A third reason why we should love our enemies is that love is the only force capable of transforming an enemy into a friend. We never get rid of an enemy by meeting hate with hate; we get rid of an enemy by getting rid of enmity. By its very nature, hate destroys and tears down; by its very nature, love creates and builds up. Love transforms with redemptive power.
The relevance of what I have said to the crisis in race relations should be readily apparent. There will be no permanent solution to the, race problem until oppressed men develop the capacity to love their enemies. The darkness of racial injustice will be dispelled only by the light of forgiving love. For more than three centuries American Negroes have been battered by the iron rod of oppression, frustrated by day and bewildered by night by unbearable injustice and burdened with the ugly weight of discrimination. Forced to live with these shameful conditions, we are tempted to become bitter and to retaliate with a corresponding hate. But if this happens, the new order we seek will be little more than a duplicate of the old order. We must in strength and humility meet hate with love.
My friends, we have followed the so-called practical way for too long a time now, and it has led inexorably to deeper confusion and chaos. Time is cluttered with the wreckage of communities which surrendered to hatred and violence. For the salvation of our nation and the salvation of mankind, we must follow another way.
While abhorring segregation, we shall love the segregationist.

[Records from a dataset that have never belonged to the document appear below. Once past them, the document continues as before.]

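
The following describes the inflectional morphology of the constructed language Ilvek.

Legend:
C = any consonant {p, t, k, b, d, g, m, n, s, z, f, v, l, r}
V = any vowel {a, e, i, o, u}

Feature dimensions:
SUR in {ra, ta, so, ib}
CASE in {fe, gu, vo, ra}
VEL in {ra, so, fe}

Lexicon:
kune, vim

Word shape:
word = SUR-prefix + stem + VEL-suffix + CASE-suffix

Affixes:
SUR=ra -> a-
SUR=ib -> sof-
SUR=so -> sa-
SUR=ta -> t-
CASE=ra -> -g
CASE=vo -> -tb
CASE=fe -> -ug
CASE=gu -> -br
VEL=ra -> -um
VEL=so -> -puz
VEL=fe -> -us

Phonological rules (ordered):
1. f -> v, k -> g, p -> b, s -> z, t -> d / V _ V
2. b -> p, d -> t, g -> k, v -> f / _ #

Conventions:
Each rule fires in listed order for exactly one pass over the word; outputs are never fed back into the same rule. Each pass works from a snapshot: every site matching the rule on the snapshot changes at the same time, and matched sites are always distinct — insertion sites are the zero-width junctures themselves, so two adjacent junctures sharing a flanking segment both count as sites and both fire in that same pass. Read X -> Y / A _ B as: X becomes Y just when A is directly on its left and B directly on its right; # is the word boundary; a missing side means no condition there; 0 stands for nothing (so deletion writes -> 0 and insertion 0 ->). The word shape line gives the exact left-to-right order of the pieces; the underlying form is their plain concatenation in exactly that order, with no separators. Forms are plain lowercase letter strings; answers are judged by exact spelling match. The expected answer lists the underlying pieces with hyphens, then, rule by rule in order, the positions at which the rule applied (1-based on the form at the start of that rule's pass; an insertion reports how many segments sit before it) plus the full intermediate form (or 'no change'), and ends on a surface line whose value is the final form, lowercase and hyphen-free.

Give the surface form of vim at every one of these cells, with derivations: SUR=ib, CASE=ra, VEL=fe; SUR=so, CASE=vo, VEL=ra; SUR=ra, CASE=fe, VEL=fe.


cell SUR=ib, CASE=ra, VEL=fe:
underlying: sof-vim-us-g
1. f -> v, k -> g, p -> b, s -> z, t -> d / V _ V: no change
2. b -> p, d -> t, g -> k, v -> f / _ #: fires at position(s) 9: sofvimusk
surface: sofvimusk

cell SUR=so, CASE=vo, VEL=ra:
underlying: sa-vim-um-tb
1. f -> v, k -> g, p -> b, s -> z, t -> d / V _ V: no change
2. b -> p, d -> t, g -> k, v -> f / _ #: fires at position(s) 9: savimumtp
surface: savimumtp

cell SUR=ra, CASE=fe, VEL=fe:
underlying: a-vim-us-ug
1. f -> v, k -> g, p -> b, s -> z, t -> d / V _ V: fires at position(s) 6: avimuzug
2. b -> p, d -> t, g -> k, v -> f / _ #: fires at position(s) 8: avimuzuk
surface: avimuzuk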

This is the only way to create the beloved community.
To our most bitter opponents we say: “We shall match your capacity to inflict suffering by our capacity to endure suffering. We shall meet your physical force with soul force. Do to us what you will, and we shall continue to love you. We cannot in all good conscience obey your unjust laws because noncooperation with evil is as much a moral obligation as is cooperation with good. Throw us in jail and we shall still love you. Bomb our homes and threaten our children, and we shall still love you. Send your hooded perpetrators of violence into our community at the midnight hour and beat us and leave us half dead, and we shall still love you. But be ye assured that we will wear you down by our capacity to suffer. One day we shall win freedom but not only for ourselves. We shall so appeal to your heart and conscience that we shall win you in the process and our victory will be a double victory.”